The Dutch state decides per case whether the risk of fleeing and being in The Netherlands illegally is too high. The consequence is that asylum seekers are being thrown into an institution that has the characteristics of a prison.
Last week, State Secretary for Security and Justice Fred Teeuwen (VVD, Liberal Right wing) has announced that the treatment of refused asylum seekers has to become more humane. The treatment of these people is, to say it mildly, very poor. They do not actually go to a prison, but to a deportation center, which basically means that for up to a month, the asylum seekers wait until being deported to the country from whence they came. They have to spend almost all their time there in cells and there are no activities, furthermore, medical care for these people is kept to a minimum.
These are just a few of the examples of the living conditions of these people. On January 17, 2013, an asylum seeker committed suicide in his cell in Rotterdam. He hanged himself after being denied a permit to stay. His name was Aleksandr Dolmatov and he was a political refugee. Amnesty International claims that this is just the tip of the ice berg: 55 people tried to commit suicide in 2011 and the psychological aid provided for these people to prepare them for their return is poor.
These recent happenings have caused a fierce debate in the Dutch parliament. A debate on April 18, 2013, of more than 12 hours, failed to approve what would be most suitably translated as a motion of distrust. Had it been approved, it could have meant the State Secretary Fred Teeuven would have had to leave parliament. The question is why all these issues come up only now after the suicide: hunger strikes, reports of Amnesty International and current health research have all been presented before.
The State Secretary, who almost received the motion of distrust, revealed his plans to make this last stage of refused asylum seekers more humane. He opted for less people in these prisons, more activities, milder conditions and more medical care.
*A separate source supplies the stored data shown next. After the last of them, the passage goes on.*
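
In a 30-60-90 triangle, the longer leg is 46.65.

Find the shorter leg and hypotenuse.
In a 30-60-90 triangle the sides are in ratio 1 : √3 : 2, so short leg = long leg/√3 and hypotenuse = 2·(short leg).
Short leg = 46.65/√3 ≈ 46.65/1.73205 ≈ 26.9334
Hypotenuse = 2·26.9334 ≈ 53.8668

Short leg = 26.93, Hypotenuse = 53.87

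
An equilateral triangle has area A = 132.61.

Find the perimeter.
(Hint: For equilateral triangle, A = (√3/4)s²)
A = (√3/4)s²  ⇒  s² = 4A/√3 = 4·132.61/√3 = 530.44/1.73205 ≈ 306.25
s ≈ √306.25 ≈ 17.5
Perimeter = 3s ≈ 3·17.5 ≈ 52.5

Perimeter = 52.5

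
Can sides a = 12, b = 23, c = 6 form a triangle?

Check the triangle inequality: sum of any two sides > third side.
a + b vs c: 12 + 23 = 35 > 6  ✓
a + c vs b: 12 + 6 = 18 ≤ 23  ✗
b + c vs a: 23 + 6 = 29 > 12  ✓

No: 12 + 6 = 18 is not > 23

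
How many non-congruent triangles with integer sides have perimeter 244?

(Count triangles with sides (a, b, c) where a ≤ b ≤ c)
Let a ≤ b ≤ c with a + b + c = 244. The only binding inequality is a + b > c, i.e. 244 − c > c, so c < 244/2; and c ≥ 244/3 since c is the largest side.
So 82 ≤ c ≤ 121. For each c, b runs from ⌈(244 − c)/2⌉ up to c (then a = 244 − b − c satisfies 1 ≤ a ≤ b automatically), giving c − ⌈(244 − c)/2⌉ + 1 choices.
Summing over c: 2 + 3 + 5 + 6 + … + 59 + 60  (40 terms, c = 82, …, 121) = 1240
Check (closed form: nearest integer to p²/48 for even p, (p+3)²/48 for odd p): 244²/48 = 59536/48 ≈ 1240.33 → 1240

1240 triangles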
Currently, there are 2,000 people in the prisons, but he wants to gradually lessen that number to 933 by 2016.
Teeuven also wants to shorten the stay of the asylum seekers and only put children under such a regime when their parents have tried to flee from the asylum camp to live illegally in The Netherlands. It is only now, after the parliament made matters urgent, that he actually took action – although the public had already known about many of these abuses. It took him six months after the debate for him to bring forward a change in the legislation and in the meantime, people have suffered from traumas due to the strict treatment while in the centers.
These plans are promising; however, one cannot help but wonder why all these complaints and even a couple of suicides had to occur before people started to even think about a change in the procedures. It remains the question whether the children who are put in these deportation centers will actually go to school until the final day of their stay in the Netherlands. I keep wondering, why, under the regime of the former minister Rita Verdonk of the former department “Foreigners’ Matters and Integration”, such totalitarian conditions could have existed. I hope action will be taken so that the “undesirables” of the Netherlands will not be forced to rot in a cell for several months until being forced out of the country.
Hanna van Leent, class of 2015, is a History major from Rodenrijs, the Netherlands.